Il travaillait depuis une heure, lorsqu’il vit une ombre s’étendre sur son esquisse. Il leva la tête et rencontra les regards d’un vieillard qui s’était arrêté près de lui et étudiait son dessin avec attention.

— Qui t’a donné des leçons ? demanda l’étranger.

— Personne, monsieur.

— Quel âge as-tu ?

— Treize ans.

— Que font tes parens ?

— Je n’en ai plus.

Le vieillard regarda encore le dessin.

— Je suis le peintre Hals, reprit-il enfin ; viens avec moi, je serai ton maître et je prendrai soin de toi.

Au milieu de toutes les misères d’Adrien, la pensée qu’il pourrait un jour devenir peintre avait parfois traversé son esprit, mais comme un rêve trop beau pour y croire. On juge quel effet la proposition de Hals dut produire sur lui. Le vieux professeur profita de ce premier enivrement pour l’emmener, et le lendemain Brauwer était établi dans l’atelier de son patron avec les nombreux élèves auxquels celui-ci donnait ses soins.

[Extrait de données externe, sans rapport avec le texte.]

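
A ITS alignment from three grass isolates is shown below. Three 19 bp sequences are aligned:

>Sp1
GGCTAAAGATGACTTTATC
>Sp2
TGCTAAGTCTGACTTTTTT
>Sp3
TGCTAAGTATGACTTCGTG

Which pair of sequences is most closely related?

Sp2 and Sp3

Sp1–Sp2: 6/19 differ, p = 0.316, d = 0.410.
Sp1–Sp3: 6/19 differ, p = 0.316, d = 0.410.
Sp2–Sp3: 4/19 differ, p = 0.211, d = 0.247.
The smallest distance is between Sp2 and Sp3.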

L’année qui suivit fut pour Adrien une année d’ivresse, car la peinture lui dévoila une à une toutes ses ressources. La peinture n’était point encore devenue un sujet de discussions esthétiques ; persuadés qu’imiter la nature était le meilleur moyen de reproduire la vie dans toutes ses expressions, les artistes s’étaient adonnés tout entiers à l’étude de la forme, et quand ils étaient parvenus à faire respirer le bois ou la toile, quand ils y avaient répandu toutes les graces ou toutes les énergies que Dieu lui-même avait imprimées au front de ses créatures, ils croyaient avoir fait une œuvre de génie. L’art n’avait donc alors rien de métaphysique ; c’était le résultat d’une contemplation perspicace, une sorte d’intuition naïve aidée d’études patientes, d’essais multipliés et d’adresse pratique.

Brauwer n’eut point par conséquent à s’égarer dans des inspirations fantastiques ; il chercha l’art, comme Dieu avait dit de chercher la vérité, avec la foi des petits enfans. Toujours l’œil fixé sur le monde extérieur, il s’efforçait d’en saisir la forme, le mouvement.